In the early 1970s, I had a brother-in-law who was obsessed with New Mexico, Taos in particular. He took annual vacations there, went camping in the area, and was loyal to the Taos Inn, the legendary hotel with the lobby and bar that have functioned as the town’s living room since 1936. He and my sister even wore squash blossom necklaces and decorated their home with Navajo rugs. There’s nothing all that unusual about any of this except that they lived in a suburb of Washington, DC, where beach vacations and Colonial/preppy style were the norm.
When I first passed through Taos late in that decade, it was, as I recall, further removed from the mainstream than the town we know now.
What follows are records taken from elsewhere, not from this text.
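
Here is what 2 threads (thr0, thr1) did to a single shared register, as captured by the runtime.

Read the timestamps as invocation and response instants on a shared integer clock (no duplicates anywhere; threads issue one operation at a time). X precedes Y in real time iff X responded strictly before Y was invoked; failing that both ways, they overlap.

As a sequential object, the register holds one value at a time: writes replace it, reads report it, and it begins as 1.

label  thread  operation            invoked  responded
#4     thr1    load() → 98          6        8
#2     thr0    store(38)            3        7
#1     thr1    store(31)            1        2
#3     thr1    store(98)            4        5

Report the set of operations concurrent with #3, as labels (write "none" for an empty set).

#2

overlap test against #3 [4,5]: concurrent iff the interval meets 4..5
#1 [1,2]: before
#2 [3,7]: concurrent
#4 [6,8]: after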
To a college kid who’d never been out west before, it seemed ancient and exotic. The hook was set.
A decade later, I came out to Taos on a ski trip with a group of friends for the same reason many people do: In addition to the promise of primo skiing at a low-key resort with lots of character, we could visit the Pueblo, take photos of the area’s distinctive architecture and landscape, and, naturally, have drinks by the fire at the Taos Inn. Good times.
I can’t say I’ve caught the Taos bug as badly as my brother-in-law did, but I find, as managing editor Candace Walsh did while reporting “Digging in to Taos”, that the town keeps growing on me. I go up from Santa Fe every chance I get. In fact, just about as soon as I finish writing this letter, I’m heading up there again, for a few days jammed with sightseeing (revisiting the Pueblo, checking out the Earthships), rafting on the Río Grande, and taking in some of the museums and galleries Kate Nelson reports on in “Artscapes”. The early-20th-century Taos art colony she describes—whose influence informs the Taos ethos to this day—endures as a great testimonial to the allure the place exerts on discerning, creative, free-spirited types. I doubt that there are many towns that size (pop. 15,000) in the country that can compete with the Taos package of art, culture, lore, and adventure.
If I had a few extra free days, on the way home I’d reverse the trail mapped out in “Road Trip” and stop in two more only-in-NM small towns, Red River and Cimarrón, then spend a half-day in one of the secluded waterfalls described in “Waterfall Hunter”.
Not to come off smug or anything (not much!), but it’s stuff like this that makes me feel a little sorry for the editors of other state magazines. New Mexico gives us such great material to work with. Loyal readers may recall that last year we published a lot of articles with the theme “A-ha! NM Found,” which was recently awarded the 2015 gold medal for Best Series of Articles by the Western Publishing Association. We’re proud of the magazine, and proud of the state it represents.